Information retrieval effectiveness of Turkish search engines


Bitirim Y., Tonta Y. A. , Sever H.

ADVANCES IN INFORMATION SYSTEMS, cilt.2457, ss.93-103, 2002 (SCI İndekslerine Giren Dergi) identifier

  • Cilt numarası: 2457
  • Basım Tarihi: 2002
  • Dergi Adı: ADVANCES IN INFORMATION SYSTEMS
  • Sayfa Sayıları: ss.93-103

Özet

This is an investigation of information retrieval performance of Turkish search engines with respect to precision, normalized recall, coverage and novelty ratios. We defined seventeen query topics for Arabul, Arama, Netbul and Superonline.

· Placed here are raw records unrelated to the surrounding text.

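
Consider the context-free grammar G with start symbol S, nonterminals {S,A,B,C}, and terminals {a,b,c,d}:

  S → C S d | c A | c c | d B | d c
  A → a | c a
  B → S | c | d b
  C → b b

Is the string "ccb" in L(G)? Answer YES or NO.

CNF form of G:
  S -> C X5 | T0 A | T0 T0 | T2 B | T2 T0
  A -> T0 T1 | a
  B -> C X4 | T0 A | T0 T0 | T2 B | T2 T0 | T2 T3 | c
  C -> T3 T3
  T0 -> c
  T1 -> a
  T2 -> d
  T3 -> b
  X4 -> S T2
  X5 -> S T2

CYK table (by increasing span):
  cell(0,0) c: {B,T0}  orig:{B}
  cell(1,1) c: {B,T0}  orig:{B}
  cell(2,2) b: {T3}  orig:{}
  cell(0,1) cc: {B,S}
  cell(1,2) cb: ∅
  cell(0,2) ccb: ∅

S ∉ T[0,2] ⇒ NO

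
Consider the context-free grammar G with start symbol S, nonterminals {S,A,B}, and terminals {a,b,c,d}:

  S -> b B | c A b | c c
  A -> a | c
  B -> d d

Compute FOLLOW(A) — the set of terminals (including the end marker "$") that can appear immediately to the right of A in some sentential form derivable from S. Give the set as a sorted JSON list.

FIRST sets, iterate to fixpoint:
round 1:
  A via A→a: +{a}
  A via A→c: +{c}
  B via B→d d: +{d}
  S via S→b B: +{b}
  S via S→c A b: +{c}
  FIRST[S]={b,c}  FIRST[A]={a,c}  FIRST[B]={d}
round 2: (no change)
  FIRST[S]={b,c}  FIRST[A]={a,c}  FIRST[B]={d}

Compute FOLLOW by fixpoint:
initialize: $ ∈ FOLLOW(S)
round 1:
  S→b B: FOLLOW(B) ⊇ FOLLOW(S) ⊇ {$}; new: +{$}
  S→c A b: FOLLOW(A) ⊇ FIRST(b) = {b}; new: +{b}
  S: {$}  A: {b}  B: {$}
round 2: (stable)
  S: {$}  A: {b}  B: {$}

FOLLOW(A) = ["b"]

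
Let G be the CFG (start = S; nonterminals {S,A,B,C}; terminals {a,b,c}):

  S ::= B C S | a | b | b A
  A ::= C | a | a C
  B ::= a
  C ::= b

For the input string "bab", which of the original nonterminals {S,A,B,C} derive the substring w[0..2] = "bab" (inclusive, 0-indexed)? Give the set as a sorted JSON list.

Convert to CNF:
  S -> B X2 | T1 A | a | b
  A -> T0 C | a | b
  B -> a
  C -> b
  T0 -> a
  T1 -> b
  X2 -> C S

CYK fill — only the sub-triangle for w[0..2]:
  [0..0]={A,C,S,T1}  "b"  orig:{A,C,S}
  [1..1]={A,B,S,T0}  "a"  orig:{A,B,S}
  [2..2]={A,C,S,T1}  "b"  orig:{A,C,S}
  [0..1]={S,X2}  "ba"  orig:{S}
  [1..2]={A}  "ab"
  [0..2]={S}  "bab"

Original NTs in T[0,2] deriving "bab": ["S"]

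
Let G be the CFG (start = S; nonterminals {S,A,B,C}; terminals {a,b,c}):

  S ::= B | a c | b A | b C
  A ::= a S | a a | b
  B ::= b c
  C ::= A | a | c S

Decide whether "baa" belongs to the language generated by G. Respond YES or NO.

Convert to CNF:
  S -> T0 T2 | T1 A | T1 C | T1 T2
  A -> T0 S | T0 T0 | b
  B -> T1 T2
  C -> T0 S | T0 T0 | T2 S | a | b
  T0 -> a
  T1 -> b
  T2 -> c

CYK table (by increasing span):
  cell(0,0) b: {A,C,T1}  orig:{A,C}
  cell(1,1) a: {C,T0}  orig:{C}
  cell(2,2) a: {C,T0}  orig:{C}
  cell(0,1) ba: {S}
  cell(1,2) aa: {A,C}
  cell(0,2) baa: {S}

S ∈ T[0,2] ⇒ YES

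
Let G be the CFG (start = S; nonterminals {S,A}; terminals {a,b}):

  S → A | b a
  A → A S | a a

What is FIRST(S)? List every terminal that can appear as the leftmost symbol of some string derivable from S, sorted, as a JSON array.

FIRST sets, iterate to fixpoint:
[1]
  A via A→a a: +{a}
  S via S→A: +{a}
  S via S→b a: +{b}
  FIRST(S)={a,b}  FIRST(A)={a}
[2] — fixpoint
  FIRST(S)={a,b}  FIRST(A)={a}

FIRST(S) = ["a", "b"]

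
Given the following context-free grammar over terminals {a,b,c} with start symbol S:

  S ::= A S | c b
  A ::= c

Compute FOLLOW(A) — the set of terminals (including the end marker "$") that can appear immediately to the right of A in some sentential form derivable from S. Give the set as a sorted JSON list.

FIRST iteration:
pass 1:
  A via A→c: +{c}
  S via S→A S: +{c}
  FIRST(S)={c}  FIRST(A)={c}
pass 2: — fixpoint
  FIRST(S)={c}  FIRST(A)={c}

FOLLOW sets:
FOLLOW(S) := {$}
round 1:
  S→A S: FOLLOW(A) ⊇ FIRST(S) = {c}; new: +{c}
  FOLLOW[S]={$}  FOLLOW[A]={c}
round 2: — fixpoint
  FOLLOW[S]={$}  FOLLOW[A]={c}

FOLLOW(A) = ["c"]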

These queries were carefully selected to assess the capability of a search engine for handling broad or narrow topic subjects, exclusion of particular information, identifying and indexing Turkish characters, retrieval of hub/authoritative pages, stemming of Turkish words, correct interpretation of Boolean operators. We classified each document in a retrieval output as being "relevant" or "nonrelevant" to calculate precision and normalized recall ratios at various cut-off points for each pair of query topic and search engine. We found the coverage and novelty ratios for each search engine. We also tested how search engines handle meta-tags and dead links. Arama appears to be the best Turkish search engine in terms of average precision and normalized recall ratios, and the coverage of Turkish sites. Turkish characters (and stemming as well) still cause bottlenecks for Turkish search engines. Superonline and Netbul make use of the indexing information in metatag fields to improve retrieval results.